From Romeo to Gatsby: the most toxic relationships in literature
Often literature can romanticise relationships for narrative value, but when we take a step back and remove the rose-tinted glasses, we see them for what they are: toxic. Some of the most iconic and romanticised literary characters are culprits of this. Their fame and status helps normalise relationships we would otherwise condemn.
An example of this is Gatsby. Everyone’s favourite roaring-twenties, fake millionaire is far from the romantic hero pop-culture created. In F. Scott Fitzgerald’s most famous novel The Great Gatsby, the relationship between Jay Gatsby and Daisy Buchannan is far from pure, as he manipulates her throughout the novel. The climax of this is where he demands she confess she never loved her husband Tom. This moment where Gatsby is trying to make her leave her husband is not only controlling over her physical life but her emotional one.
Gatsby’s affection towards Daisy is better defined as obsession, not love. The parties he threw in the hopes she would attend, to the willingness to blindly cover up her crimes all show a man obsessed with keeping his object of infatuation (here Daisy) in a state of superiority. He will do anything to keep her on his mental pedestal. This toxic nature ignores who Daisy really is, or wants to be. It is control, not affection. But Daisy is no better, as she uses Gatsby as an escape from her life she feeds into his toxic fantasies.
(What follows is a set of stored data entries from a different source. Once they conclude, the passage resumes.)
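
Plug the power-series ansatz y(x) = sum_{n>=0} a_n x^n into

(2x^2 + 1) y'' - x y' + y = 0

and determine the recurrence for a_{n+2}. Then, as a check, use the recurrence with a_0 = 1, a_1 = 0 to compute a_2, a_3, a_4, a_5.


Substitute y = sum_n a_n x^n.
(1 + 2 x^2) y'' contributes (n+2)(n+1) a_{n+2} + 2 n(n-1) a_n at x^n.
-x y'(x) contributes -n a_n at x^n.
y(x) contributes 1 a_n at x^n.
Matching x^n: (n+2)(n+1) a_{n+2} + (2 n(n-1) - n + 1) a_n = 0.
Thus a_{n+2} = (-2 n(n-1) + n - 1) / ((n+1)(n+2)) * a_n.

Check with a_0 = 1, a_1 = 0 (apply the recurrence for n = 0, 1, 2, 3): a_0 = 1, a_1 = 0, a_2 = -1/2, a_3 = 0, a_4 = 1/8, a_5 = 0.

a_(n+2) = (-2 n(n-1) + n - 1) / ((n+1)(n+2)) * a_n; check: a_0 = 1, a_1 = 0, a_2 = -1/2, a_3 = 0, a_4 = 1/8, a_5 = 0


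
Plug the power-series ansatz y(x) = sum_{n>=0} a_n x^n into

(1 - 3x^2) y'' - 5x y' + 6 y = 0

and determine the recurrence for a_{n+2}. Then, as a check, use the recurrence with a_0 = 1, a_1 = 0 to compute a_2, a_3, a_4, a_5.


Substitute y = sum_n a_n x^n.
(1 - 3 x^2) y'' contributes (n+2)(n+1) a_{n+2} - 3 n(n-1) a_n at x^n.
-5 x y'(x) contributes -5 n a_n at x^n.
6 y(x) contributes 6 a_n at x^n.
Matching x^n: (n+2)(n+1) a_{n+2} + (-3 n(n-1) - 5 n + 6) a_n = 0.
Thus a_{n+2} = (3 n(n-1) + 5 n - 6) / ((n+1)(n+2)) * a_n.

Check with a_0 = 1, a_1 = 0 (apply the recurrence for n = 0, 1, 2, 3): a_0 = 1, a_1 = 0, a_2 = -3, a_3 = 0, a_4 = -5/2, a_5 = 0.

a_(n+2) = (3 n(n-1) + 5 n - 6) / ((n+1)(n+2)) * a_n; check: a_0 = 1, a_1 = 0, a_2 = -3, a_3 = 0, a_4 = -5/2, a_5 = 0


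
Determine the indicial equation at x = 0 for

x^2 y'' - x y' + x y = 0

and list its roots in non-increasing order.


Divide by x^2 to reach normal form y'' + P_1(x) y' + P_2(x) y = 0 with P_1(x) = -1/x and P_2(x) = 1/x.
x = 0 is a singular point because the y'-coefficient -1/x has a pole at x = 0 and the y-coefficient 1/x has a pole at x = 0.
It is a regular singular point because x P_1(x) = p(x) = -1 and x^2 P_2(x) = q(x) = x are polynomials, hence analytic at x = 0.
p(0) = -1,  q(0) = 0.
Indicial equation: r(r-1) + p(0) r + q(0) = 0, i.e. r^2 + (p(0) - 1) r + q(0) = 0, i.e. r^2 - 2 r = 0.
Discriminant: (-2)^2 - 4(0) = 4, so r = (2 ± 2)/2.
Solving: r_1 = 2, r_2 = 0.

indicial: r^2 - 2 r = 0; roots r_1 = 2, r_2 = 0


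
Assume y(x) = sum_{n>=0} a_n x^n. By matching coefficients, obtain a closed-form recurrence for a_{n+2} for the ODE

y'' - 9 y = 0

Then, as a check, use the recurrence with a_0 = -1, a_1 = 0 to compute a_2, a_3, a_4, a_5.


Substitute y = sum_n a_n x^n into y'' + (const) y = 0.
y''(x) = sum_{n>=0} (n+2)(n+1) a_{n+2} x^n.
The ODE becomes sum_n [(n+2)(n+1) a_{n+2} - 9 a_n] x^n = 0.
Setting each coefficient to zero gives the recurrence:
  (n+2)(n+1) a_{n+2} - 9 a_n = 0,
  a_{n+2} = 9 / ((n+1)(n+2)) a_n.

Check with a_0 = -1, a_1 = 0 (apply the recurrence for n = 0, 1, 2, 3): a_0 = -1, a_1 = 0, a_2 = -9/2, a_3 = 0, a_4 = -27/8, a_5 = 0.

a_{n+2} = 9/((n+1)(n+2)) * a_n; check: a_0 = -1, a_1 = 0, a_2 = -9/2, a_3 = 0, a_4 = -27/8, a_5 = 0


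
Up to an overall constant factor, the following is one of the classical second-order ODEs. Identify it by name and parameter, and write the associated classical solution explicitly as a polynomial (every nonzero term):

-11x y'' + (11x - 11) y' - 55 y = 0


All three coefficients share the factor -11; dividing through by -11 gives  x y'' + (1 - x) y' + 5 y = 0.
This matches the Laguerre equation x y'' + (1 - x) y' + n y = 0 with n = 5; the polynomial solution is L_5(x).
With y = sum_k a_k x^k, matching x^k gives (k+1)k a_{k+1} + (k+1) a_{k+1} - k a_k + n a_k = 0, i.e. (k+1)^2 a_{k+1} = (k - n) a_k = (k - 5) a_k. The right side vanishes at k = 5, so the series terminates at degree 5.
Standard normalization L_n(0) = 1 gives a_0 = 1. Work upward with a_{k+1} = (k - 5) a_k / (k+1)^2:
  a_1 = (0 - 5)(1) / 1^2 = -5/1 = -5
  a_2 = (1 - 5)(-5) / 2^2 = 20/4 = 5
  a_3 = (2 - 5)(5) / 3^2 = -15/9 = -5/3
  a_4 = (3 - 5)(-5/3) / 4^2 = (10/3)/16 = 5/24
  a_5 = (4 - 5)(5/24) / 5^2 = (-5/24)/25 = -1/120
Hence L_5(x) = -x^5/120 + 5 x^4/24 - 5 x^3/3 + 5 x^2 - 5 x + 1.

L_5(x); series = -x^5/120 + 5 x^4/24 - 5 x^3/3 + 5 x^2 - 5 x + 1


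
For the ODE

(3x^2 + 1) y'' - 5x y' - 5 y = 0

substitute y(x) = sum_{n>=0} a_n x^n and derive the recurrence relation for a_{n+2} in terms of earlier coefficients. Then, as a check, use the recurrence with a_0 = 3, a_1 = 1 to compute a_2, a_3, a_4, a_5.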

Yet, eventually she leaves without even phoning the man she ‘loves’ good-bye.
The romance between these star-crossed lovers has become the template for most modern day love narratives
We see this once again in the ultimate romance trope: the Romeo and Juliet complex. The romance between these star-crossed lovers has become the template for most modern day love narratives. Yet, if we pull back the surface level appeal of people fighting adversary to be together, we see that the structure of this relationship is not healthy.
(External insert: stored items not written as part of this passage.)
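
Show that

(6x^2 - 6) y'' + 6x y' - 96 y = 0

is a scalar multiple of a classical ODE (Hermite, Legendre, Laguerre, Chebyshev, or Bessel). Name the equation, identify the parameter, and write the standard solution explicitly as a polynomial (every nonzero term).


All three coefficients share the factor -6; dividing through by -6 gives  (1 - x^2) y'' - x y' + 16 y = 0.
This matches the Chebyshev equation (1 - x^2) y'' - x y' + n^2 y = 0 (note the -x y' term, not -2x y') with n^2 = 16, so n = 4; the polynomial solution is T_4(x).
With y = sum_k a_k x^k, matching x^k gives (k+2)(k+1) a_{k+2} = (k^2 - n^2) a_k = (k - 4)(k + 4) a_k. The right side vanishes at k = 4, so the series with the parity of 4 terminates at degree 4.
Standard normalization: leading coefficient of T_n is 2^(n-1), so a_4 = 2^3 = 8. Work downward with a_k = (k+1)(k+2) a_{k+2} / ((k - 4)(k + 4)):
  a_2 = (3)(4)(8) / ((2 - 4)(2 + 4)) = 96/(-12) = -8
  a_0 = (1)(2)(-8) / ((0 - 4)(0 + 4)) = -16/(-16) = 1
Hence T_4(x) = 8 x^4 - 8 x^2 + 1.

T_4(x); series = 8 x^4 - 8 x^2 + 1


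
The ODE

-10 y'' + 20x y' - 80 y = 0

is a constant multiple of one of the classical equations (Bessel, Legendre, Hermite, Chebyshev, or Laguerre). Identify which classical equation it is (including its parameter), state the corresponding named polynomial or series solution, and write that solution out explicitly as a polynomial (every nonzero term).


All three coefficients share the factor -10; dividing through by -10 gives  y'' - 2x y' + 8 y = 0.
This matches the Hermite equation y'' - 2x y' + 2n y = 0 with 2n = 8, so n = 4; the polynomial solution is H_4(x).
With y = sum_k a_k x^k, matching x^k gives (k+2)(k+1) a_{k+2} = 2(k - n) a_k = 2(k - 4) a_k. The right side vanishes at k = 4, so the series with the parity of 4 terminates at degree 4.
Standard normalization: leading coefficient of H_n is 2^n, so a_4 = 2^4 = 16. Work downward with a_k = (k+1)(k+2) a_{k+2} / (2(k - n)):
  a_2 = (3)(4)(16) / (2(2 - 4)) = 192/(-4) = -48
  a_0 = (1)(2)(-48) / (2(0 - 4)) = -96/(-8) = 12
Hence H_4(x) = 16 x^4 - 48 x^2 + 12.

H_4(x); series = 16 x^4 - 48 x^2 + 12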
From the beginning of the play, the character of Romeo is grieving from loving a woman called Rosaline, something that is seemingly forgotten when he meets Juliet. Despite productions, such as Baz Luhrmann’s Romeo and Juliet presenting this meeting as ‘love at first sight’, the truth is Romeo again presents a more fleeting yet still similarly obsessive nature to that Gatsby holds. The fact that he is only at the party to get over an old love is seemingly forgotten by the audience to allow subsequent events of the play due to the fact it was ‘love at first sight’.
This notion of being ‘meant to be’ is used to excuse behaviour throughout the play. The secret marriage of a thirteen-year-old girl is allowed on the basis she loves him, having only known him a few days. The murder of Juliet’s cousin, Tybalt, is washed over in the sense Juliet has no great reaction to Romeo’s part in it, as in the next scene they have sex for the first time, to finally, the dual deaths of the two main characters. The most disturbing after-effect of the play is that this portrayal of love has become the iconic, desired template, that the media keeps perpetuating. Rather than seeing how these children were victims of blind family prejudice, the focus has been shifted to a love death cannot break.
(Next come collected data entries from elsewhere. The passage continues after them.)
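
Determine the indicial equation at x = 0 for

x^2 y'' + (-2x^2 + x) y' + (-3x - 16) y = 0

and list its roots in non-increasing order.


Divide by x^2 to reach normal form y'' + P_1(x) y' + P_2(x) y = 0 with P_1(x) = -2 + 1/x and P_2(x) = -3/x - 16/x^2.
x = 0 is a singular point because the y'-coefficient -2 + 1/x has a pole at x = 0 and the y-coefficient -3/x - 16/x^2 has a pole at x = 0.
It is a regular singular point because x P_1(x) = p(x) = 1 - 2x and x^2 P_2(x) = q(x) = -3x - 16 are polynomials, hence analytic at x = 0.
p(0) = 1,  q(0) = -16.
Indicial equation: r(r-1) + p(0) r + q(0) = 0, i.e. r^2 + (p(0) - 1) r + q(0) = 0, i.e. r^2 - 16 = 0.
Discriminant: (0)^2 - 4(-16) = 64, so r = (0 ± 8)/2.
Solving: r_1 = 4, r_2 = -4.

indicial: r^2 - 16 = 0; roots r_1 = 4, r_2 = -4


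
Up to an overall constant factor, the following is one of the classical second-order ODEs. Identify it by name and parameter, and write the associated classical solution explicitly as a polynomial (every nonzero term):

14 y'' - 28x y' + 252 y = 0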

Due to this literary framework for love, at no point could either party, Juliet or Romeo, Daisy or Gatsby, say stop
Here is where the toxicity is at its height. Many of these romances present an image of a love to die for. This removes culpability, responsibility, and the option to say when things have gone too far. Due to this literary framework for love, at no point could either party, Juliet or Romeo, Daisy or Gatsby, say “stop, this has got out of hand.” Instead we are conditioned to believe that if someone is willing to behave in such a way for you, then it must be ‘true’ love.
Yet we should remember that these are ficticious examples. Literature has always represented many facets of life, so perhaps these are only extreme examples, and why does it matter? No real relationships are ever perfect. The issue lies in the normalisation of toxic romances within the public sphere. If something is heralded as a perfect template for love, relationships or affection, then people may carry that into the real world. Believing this and behaving like this outside of books has serious ramifications, just like it does in the original texts.
This isn’t to say the examples named are not great books, there is a reason they are both considered classics in the literary canon, but what needs to be considered is the reality of these storylines, and the ability to see a toxic relationship as inexcusable behaviour in the name of love.
Comments (1)
This is a very helpful analysis with a strong literary foundation (Shakespeare is slightly beyond my experience) and this is my thanks. “This literary framework for love” was exactly the discussion I was trying to find while I wrestled with the toxicity problem of Gatsby’s project. For Nick, Gatsby’s greatness stemmed from his “infinite capacity for hope” but, as I looked at it and the various moral issues raised, I wanted a way to argue that it is as not-so-great after all. I mean, what was Daisy supposed to do with Gatsby’s (or Tom’s) hopes but, fit into it like a “beautiful fool” or do a Jordan Baker, and mannishly cheat. Fitzgerald beautifully describes ‘great’ men though perhaps he himself bought into this greatness too much, a man who was writing over 100 years ago – and it shows, both the endurance of the ‘framework of love conquering all’ which in the way the book celebrates is patriarchal speech of an unreformed variety and, the deeper problem of what “great” means anyway these days.